Essa medida representa um avanço significativo na luta contra o racismo institucional e a exclusão de negros em espaços de poder e decisão. No entanto, é importante destacar que essa política não deve ser vista como uma solução única e definitiva para o problema da desigualdade racial no Brasil. É necessário que outras medidas sejam adotadas em conjunto, como a promoção da igualdade salarial, a garantia de acesso à educação de qualidade para todos os grupos sociais e o combate ao racismo estrutural presente em diversas esferas da sociedade.
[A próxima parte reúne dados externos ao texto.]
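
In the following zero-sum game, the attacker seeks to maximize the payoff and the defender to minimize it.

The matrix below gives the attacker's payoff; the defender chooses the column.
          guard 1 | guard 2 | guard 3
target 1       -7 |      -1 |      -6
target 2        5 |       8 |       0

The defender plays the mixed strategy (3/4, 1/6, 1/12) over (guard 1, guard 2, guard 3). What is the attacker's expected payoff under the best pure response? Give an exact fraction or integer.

61/12

target 1: (-7)·(3/4) + (-1)·(1/6) + (-6)·(1/12) = -71/12.
target 2: (5)·(3/4) + (8)·(1/6) + (0)·(1/12) = 61/12.
The best pure response is target 2 with expected payoff 61/12.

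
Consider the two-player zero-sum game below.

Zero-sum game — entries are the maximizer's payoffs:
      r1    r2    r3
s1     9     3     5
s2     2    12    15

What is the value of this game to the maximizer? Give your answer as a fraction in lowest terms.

Column r3 is strictly dominated by r2 for the minimizer (it gives the maximizer more in every row).
The remaining 2×2 game on (s1, s2) × (r1, r2) has no saddle point. Let the maximizer play s1 with probability p; indifference gives 9p + 2(1−p) = 3p + 12(1−p), so p = 5/8.
Similarly the minimizer's optimal q on r1 is 9/16, and the value is 9·(9/16) + (3)·(7/16) = 51/8.

51/8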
Dessa forma, o decreto nº 11.443/2023 pode servir como um exemplo e uma inspiração para que outros estados e municípios adotem medidas semelhantes em suas respectivas esferas de poder. A reserva de vagas em cargos de comissão e funções de confiança para pessoas negras pode ser uma política efetiva para garantir maior diversidade e representatividade em espaços de poder e decisão, contribuindo para a construção de um país mais justo e igualitário. No entanto, é preciso ressaltar que políticas afirmativas devem ser implementadas de forma cuidadosa e planejada, considerando a realidade de cada contexto e buscando sempre o diálogo e o consenso entre diferentes grupos e setores da sociedade.

Conclusão
Em síntese, a adoção de cotas raciais para candidaturas aos postos de trabalho e representação do Legislativo municipal, estadual e federal, é medida importante para garantir maior representatividade de grupos historicamente marginalizados, como mulheres e negros, no Poder Legislativo.
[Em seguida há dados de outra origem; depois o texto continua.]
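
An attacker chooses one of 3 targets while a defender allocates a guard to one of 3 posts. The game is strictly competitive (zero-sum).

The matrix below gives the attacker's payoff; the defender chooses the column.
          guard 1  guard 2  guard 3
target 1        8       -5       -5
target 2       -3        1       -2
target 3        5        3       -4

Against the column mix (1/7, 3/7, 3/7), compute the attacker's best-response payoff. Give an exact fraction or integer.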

Por conseguinte, a implementação de políticas afirmativas, como as cotas raciais para candidaturas e a reserva de vagas em cargos de comissão e funções de confiança, é um importante passo para combater a desigualdade racial no Brasil. No entanto, essas medidas devem ser vistas como um processo contínuo e complexo, que requer a participação ativa de diferentes atores sociais na sua produção e execução.

É fundamental que as vozes das comunidades e dos movimentos sociais sejam ouvidas e consideradas nos processos de tomada de decisão, tanto na esfera municipal, estadual como federal. A presença de representantes de diferentes grupos e setores sociais na produção legislativa e no processo legislativo é essencial para a construção de políticas públicas mais inclusivas e representativas.
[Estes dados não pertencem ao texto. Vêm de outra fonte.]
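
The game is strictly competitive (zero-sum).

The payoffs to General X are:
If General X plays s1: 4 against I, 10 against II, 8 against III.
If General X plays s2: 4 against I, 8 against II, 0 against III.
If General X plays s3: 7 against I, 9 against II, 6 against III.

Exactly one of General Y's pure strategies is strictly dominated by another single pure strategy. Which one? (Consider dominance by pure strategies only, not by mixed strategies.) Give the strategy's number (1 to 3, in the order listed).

General Y prefers columns that give General X less. Compare II with I: 4 < 10, 4 < 8, 7 < 9.
So I strictly dominates II for General Y; II is strictly dominated.

2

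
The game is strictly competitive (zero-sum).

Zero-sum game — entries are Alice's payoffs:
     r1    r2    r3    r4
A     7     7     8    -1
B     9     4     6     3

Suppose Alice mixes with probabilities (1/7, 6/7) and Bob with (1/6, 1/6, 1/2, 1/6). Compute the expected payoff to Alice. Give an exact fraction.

241/42

Against (1/6, 1/6, 1/2, 1/6), each row's expected payoff is A: 37/6; B: 17/3.
Taking the (1/7, 6/7)-weighted average: (1/7)·(37/6) + (6/7)·(17/3) = 241/42.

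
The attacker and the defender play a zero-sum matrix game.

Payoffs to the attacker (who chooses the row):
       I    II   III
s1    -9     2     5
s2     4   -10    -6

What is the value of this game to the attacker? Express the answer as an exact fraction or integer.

Column III is strictly dominated by II for the defender (it gives the attacker more in every row).
The remaining 2×2 game on (s1, s2) × (I, II) has no saddle point. Let the attacker play s1 with probability p; indifference gives −9p + 4(1−p) = 2p − 10(1−p), so p = 14/25.
Similarly the defender's optimal q on I is 12/25, and the value is -9·(12/25) + (2)·(13/25) = -82/25.

-82/25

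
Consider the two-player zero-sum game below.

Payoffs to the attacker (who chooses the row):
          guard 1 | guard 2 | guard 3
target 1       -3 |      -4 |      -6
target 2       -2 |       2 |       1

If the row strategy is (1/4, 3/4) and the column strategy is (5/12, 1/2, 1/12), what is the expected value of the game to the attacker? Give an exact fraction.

Against (5/12, 1/2, 1/12), each row's expected payoff is target 1: -15/4; target 2: 1/4.
Taking the (1/4, 3/4)-weighted average: (1/4)·(-15/4) + (3/4)·(1/4) = -3/4.

-3/4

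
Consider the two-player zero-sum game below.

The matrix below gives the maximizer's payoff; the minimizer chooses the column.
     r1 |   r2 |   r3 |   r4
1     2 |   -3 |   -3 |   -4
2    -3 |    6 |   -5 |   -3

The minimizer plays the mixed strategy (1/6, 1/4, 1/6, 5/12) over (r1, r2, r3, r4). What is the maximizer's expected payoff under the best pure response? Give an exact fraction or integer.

1: (2)·(1/6) + (-3)·(1/4) + (-3)·(1/6) + (-4)·(5/12) = -31/12.
2: (-3)·(1/6) + (6)·(1/4) + (-5)·(1/6) + (-3)·(5/12) = -13/12.
The best pure response is 2 with expected payoff -13/12.

-13/12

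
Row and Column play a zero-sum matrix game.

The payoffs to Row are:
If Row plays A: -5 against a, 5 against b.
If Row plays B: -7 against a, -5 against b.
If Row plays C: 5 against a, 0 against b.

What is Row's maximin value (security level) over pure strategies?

0

The worst-case payoff for each row is A: -5, B: -7, C: 0.
The best of these is 0.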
Nesse sentido, é importante que a sociedade brasileira continue lutando por uma participação mais efetiva nas esferas de poder e decisão, garantindo a diversidade e a representatividade necessárias para a construção de um país mais justo e igualitário. Somente com a união e a colaboração de todos os setores e grupos sociais será possível alcançar uma sociedade mais justa e inclusiva para todos.


Referências bibliográficas

  • BRASIL. Constituição (1988). Constituição da República Federativa do Brasil. Brasília, DF: Senado Federal, 1988.
  • BRASIL. Lei nº 12.288, de 20 de julho de 2010. Institui o Estatuto da Igualdade Racial. Diário Oficial da União, Brasília, DF, 21 jul. 2010.
  • BRASIL. Lei nº 9.504, de 30 de setembro de 1997. Estabelece normas para as eleições. Diário Oficial da União, Brasília, DF, 1º out. 1997.
  • BRASIL. Lei nº 14.020, de 6 de julho de 2020. Institui o Programa Emergencial de Manutenção do Emprego e da Renda. Diário Oficial da União, Brasília, DF, 7 jul. 2020.